Inequalities are expressions that show the relationship between two values that are not equal. They involve symbols such as < (less than), > (greater than), and ≤ or ≥ (less than or equal to, greater than or equal to respectively). Solving inequalities often involves finding the range of values for which the inequality holds true.
Understanding the nature of inequalities is crucial since they appear in multiple mathematical contexts. For example, in Exercise (b), the inequality was \( \frac{2x^2 + 2x - 2}{(2x+1)^2} < 0 \), which means we need to find the values of \(x\) that make the entire fraction less than zero.
To solve it, identify where the numerator \(2x^2 + 2x - 2\) is less than zero, ensuring the denominator remains positive since it is a squared term \((2x+1)^2\). Inequalities require testing intervals around the critical points derived from the equation of the numerator. By doing this, you can determine where the expression changes signs and find intervals of \(x\) that satisfy the inequality.

The quadratic formula is a powerful tool for solving quadratic equations, which take the general form \(ax^2 + bx + c = 0\). When the equation does not factorize easily, the quadratic formula comes to the rescue:\[ x = \frac{-b \pm \sqrt{b^2 - 4ac}}{2a} \] This formula gives both potential solutions to the quadratic equation by considering both the '+' and '−' operations in \(\pm\).
In the original exercise, the quadratic formula was used to solve \(x^2 + x - 1 = 0\), found in the numerator after it was simplified in Step 3. Plugging in \(a = 1\), \(b = 1\), and \(c = -1\) into the formula gives us:\[ x = \frac{-1 \pm \sqrt{1^2 - 4 \times 1 \times (-1)}}{2 \times 1} \] Simplifying the expression provides exact solutions for \(x\), guiding the resolution of the equation. Knowing how to apply the quadratic formula efficiently is integral to solving complex algebraic problems.

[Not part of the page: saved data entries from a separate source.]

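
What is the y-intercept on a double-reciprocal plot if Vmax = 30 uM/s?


y-intercept = 1/Vmax
= 1/30
= 0.0333 s/uM

0.0333 s/uM


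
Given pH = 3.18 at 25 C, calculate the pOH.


pOH = 14 - pH
pOH = 14 - 3.18
pOH = 10.82

10.82


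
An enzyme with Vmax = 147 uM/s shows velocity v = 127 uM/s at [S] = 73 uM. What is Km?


Km = [S] * (Vmax - v) / v
Km = 73 * (147 - 127) / 127
Km = 11.4961 uM

11.4961 uM


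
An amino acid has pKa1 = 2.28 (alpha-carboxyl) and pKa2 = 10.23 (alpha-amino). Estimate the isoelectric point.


pI = (pKa1 + pKa2) / 2
pI = (2.28 + 10.23) / 2
pI = 6.255

6.255


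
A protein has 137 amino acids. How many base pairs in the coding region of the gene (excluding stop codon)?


Each amino acid = 1 codon = 3 bp
bp = 137 * 3 = 411 bp

411 bp


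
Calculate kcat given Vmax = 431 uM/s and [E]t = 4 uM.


kcat = Vmax / [E]t
kcat = 431 / 4
kcat = 107.75 s^-1

107.75 s^-1


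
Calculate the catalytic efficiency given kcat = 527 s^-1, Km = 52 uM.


Catalytic efficiency = kcat / Km
= 527 / 52
= 10.1346 uM^-1*s^-1

10.1346 uM^-1*s^-1


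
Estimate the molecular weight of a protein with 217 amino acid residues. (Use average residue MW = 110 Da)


MW = n_residues * 110 Da
MW = 217 * 110
MW = 23870 Da

23870 Da


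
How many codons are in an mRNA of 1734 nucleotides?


codons = nucleotides / 3
codons = 1734 / 3 = 578

578


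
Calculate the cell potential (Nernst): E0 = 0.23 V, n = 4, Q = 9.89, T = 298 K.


E = E0 - (RT/nF) * ln(Q)
E = 0.23 - (8.314 * 298 / (4 * 96485)) * ln(9.89)
E = 0.2153 V

0.2153 V


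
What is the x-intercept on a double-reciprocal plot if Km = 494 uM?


x-intercept = -1/Km
= -1/494
= -0.002 1/uM

-0.002 1/uM


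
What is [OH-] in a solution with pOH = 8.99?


[OH-] = 10^(-pOH)
[OH-] = 10^(-8.99)
[OH-] = 1.023e-09 M

1.023e-09 M


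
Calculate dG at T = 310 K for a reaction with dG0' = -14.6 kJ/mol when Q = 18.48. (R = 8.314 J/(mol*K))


dG = dG0' + RT * ln(Q) / 1000
dG = -14.6 + 8.314 * 310 * ln(18.48) / 1000
dG = -7.0827 kJ/mol

-7.0827 kJ/mol


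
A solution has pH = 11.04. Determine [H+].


[H+] = 10^(-pH)
[H+] = 10^(-11.04)
[H+] = 9.120e-12 M

9.120e-12 M


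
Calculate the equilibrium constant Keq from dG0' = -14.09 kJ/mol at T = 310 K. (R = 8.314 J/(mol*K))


Keq = exp(-dG0 * 1000 / (R * T))
Keq = exp(-(-14.09) * 1000 / (8.314 * 310))
Keq = 236.7197

236.7197


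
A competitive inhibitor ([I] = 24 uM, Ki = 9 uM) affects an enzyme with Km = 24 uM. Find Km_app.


Km_app = Km * (1 + [I]/Ki)
Km_app = 24 * (1 + 24/9)
Km_app = 88.0 uM

88.0 uM


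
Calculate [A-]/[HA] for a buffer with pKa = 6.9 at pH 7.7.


[A-]/[HA] = 10^(pH - pKa)
= 10^(7.7 - 6.9)
= 6.3096

6.3096


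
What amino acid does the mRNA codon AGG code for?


Standard genetic code lookup.
Codon AGG -> Arg

Arg


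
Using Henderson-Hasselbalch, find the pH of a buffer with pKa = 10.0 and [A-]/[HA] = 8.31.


pH = pKa + log10([A-]/[HA])
pH = 10.0 + log10(8.31)
pH = 10.9196

10.9196


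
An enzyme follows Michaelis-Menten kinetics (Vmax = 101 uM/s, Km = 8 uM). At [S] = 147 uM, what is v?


v = Vmax * [S] / (Km + [S])
v = 101 * 147 / (8 + 147)
v = 95.7871 uM/s

95.7871 uM/s


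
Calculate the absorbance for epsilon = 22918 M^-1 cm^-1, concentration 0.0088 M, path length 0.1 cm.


A = epsilon * c * l
A = 22918 * 0.0088 * 0.1
A = 20.1678

20.1678


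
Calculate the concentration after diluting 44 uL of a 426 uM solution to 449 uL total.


C2 = C1 * V1 / V2
C2 = 426 * 44 / 449
C2 = 41.7461 uM

41.7461 uM


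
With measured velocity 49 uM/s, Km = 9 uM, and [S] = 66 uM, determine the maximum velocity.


Vmax = v * (Km + [S]) / [S]
Vmax = 49 * (9 + 66) / 66
Vmax = 55.6818 uM/s

55.6818 uM/s


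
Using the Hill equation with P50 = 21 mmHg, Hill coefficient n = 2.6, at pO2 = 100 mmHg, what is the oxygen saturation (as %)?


Y = pO2^n / (P50^n + pO2^n)
Y = 100^2.6 / (21^2.6 + 100^2.6)
Y = 98.3%

98.3%


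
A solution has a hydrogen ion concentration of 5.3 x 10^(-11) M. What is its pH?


pH = -log10([H+])
pH = -log10(5.3 x 10^(-11))
pH = 10.2757

10.2757


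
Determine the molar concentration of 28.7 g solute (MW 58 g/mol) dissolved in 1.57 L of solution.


C = (mass / MW) / volume
C = (28.7 / 58) / 1.57
C = 0.3152 M

0.3152 M


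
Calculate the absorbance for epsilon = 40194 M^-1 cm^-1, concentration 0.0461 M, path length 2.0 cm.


A = epsilon * c * l
A = 40194 * 0.0461 * 2.0
A = 3705.8868

3705.8868


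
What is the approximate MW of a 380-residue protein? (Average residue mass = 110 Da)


MW = n_residues * 110 Da
MW = 380 * 110
MW = 41800 Da

41800 Da


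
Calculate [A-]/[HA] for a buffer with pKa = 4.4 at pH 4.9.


[A-]/[HA] = 10^(pH - pKa)
= 10^(4.9 - 4.4)
= 3.1623

3.1623


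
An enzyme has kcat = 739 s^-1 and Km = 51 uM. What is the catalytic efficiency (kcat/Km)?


Catalytic efficiency = kcat / Km
= 739 / 51
= 14.4902 uM^-1*s^-1

14.4902 uM^-1*s^-1


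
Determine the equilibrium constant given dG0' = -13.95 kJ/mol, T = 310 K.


Keq = exp(-dG0 * 1000 / (R * T))
Keq = exp(-(-13.95) * 1000 / (8.314 * 310))
Keq = 224.2042

224.2042


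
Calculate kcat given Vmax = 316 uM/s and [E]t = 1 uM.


kcat = Vmax / [E]t
kcat = 316 / 1
kcat = 316.0 s^-1

316.0 s^-1


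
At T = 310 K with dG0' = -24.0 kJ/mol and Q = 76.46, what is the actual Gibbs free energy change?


dG = dG0' + RT * ln(Q) / 1000
dG = -24.0 + 8.314 * 310 * ln(76.46) / 1000
dG = -12.8227 kJ/mol

-12.8227 kJ/mol


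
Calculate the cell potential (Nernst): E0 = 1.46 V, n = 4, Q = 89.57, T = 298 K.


E = E0 - (RT/nF) * ln(Q)
E = 1.46 - (8.314 * 298 / (4 * 96485)) * ln(89.57)
E = 1.4311 V

1.4311 V


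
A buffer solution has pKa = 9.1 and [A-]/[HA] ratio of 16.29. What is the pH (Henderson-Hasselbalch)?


pH = pKa + log10([A-]/[HA])
pH = 9.1 + log10(16.29)
pH = 10.3119

10.3119


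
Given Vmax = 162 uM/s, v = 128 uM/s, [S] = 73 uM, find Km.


Km = [S] * (Vmax - v) / v
Km = 73 * (162 - 128) / 128
Km = 19.3906 uM

19.3906 uM


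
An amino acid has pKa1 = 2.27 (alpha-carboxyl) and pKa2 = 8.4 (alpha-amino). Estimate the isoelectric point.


pI = (pKa1 + pKa2) / 2
pI = (2.27 + 8.4) / 2
pI = 5.335

5.335


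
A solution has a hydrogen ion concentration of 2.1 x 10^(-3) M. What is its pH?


pH = -log10([H+])
pH = -log10(2.1 x 10^(-3))
pH = 2.6778

2.6778


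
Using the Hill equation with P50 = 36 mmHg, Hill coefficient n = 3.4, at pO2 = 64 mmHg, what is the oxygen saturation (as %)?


Y = pO2^n / (P50^n + pO2^n)
Y = 64^3.4 / (36^3.4 + 64^3.4)
Y = 87.61%

87.61%


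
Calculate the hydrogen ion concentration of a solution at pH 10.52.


[H+] = 10^(-pH)
[H+] = 10^(-10.52)
[H+] = 3.020e-11 M

3.020e-11 M


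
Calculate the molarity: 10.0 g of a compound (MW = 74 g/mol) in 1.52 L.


C = (mass / MW) / volume
C = (10.0 / 74) / 1.52
C = 0.0889 M

0.0889 M


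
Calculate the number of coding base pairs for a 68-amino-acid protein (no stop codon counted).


Each amino acid = 1 codon = 3 bp
bp = 68 * 3 = 204 bp

204 bp


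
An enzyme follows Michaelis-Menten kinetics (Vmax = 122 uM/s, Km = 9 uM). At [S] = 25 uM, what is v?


v = Vmax * [S] / (Km + [S])
v = 122 * 25 / (9 + 25)
v = 89.7059 uM/s

89.7059 uM/s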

Factoring is a technique used to simplify algebraic expressions or solve equations, usually by expressing a polynomial as a product of its factors. It is particularly useful for solving quadratic equations when the polynomial can be decomposed into simpler binomials.
In Step 3, after rewriting \(2x^2 + 2x - 2 = 0\) as \(2(x^2 + x - 1) = 0\), we aim to factor \(x^2 + x - 1\). Here, the quadratic does not factor into neat numbers, which is why the quadratic formula was utilized.
Despite not being factorable in this instance, attempting to factor a quadratic equation is often the first step in simplifying and solving, as it can lead to quicker solutions when the roots or factors are integers or simple fractions.

Critical points are essential in determining where and how functions change behavior, particularly with inequalities. They are values of \(x\) where the sign of a polynomial, such as the numerator of a fraction, changes. They are found by setting the related polynomial equal to zero and solving for \(x\).
For Exercise (b), we located the critical points \(x = \frac{-1 + \sqrt{5}}{2}\) and \(x = \frac{-1 - \sqrt{5}}{2}\). These points indicate where the expression changes from positive to negative or vice versa.
Testing intervals determined by these critical points is essential to solve inequalities because it identifies the ranges where the inequality holds. In this specific exercise, checking the signs of test values in each interval determined the part of the number line that satisfied the inequality condition.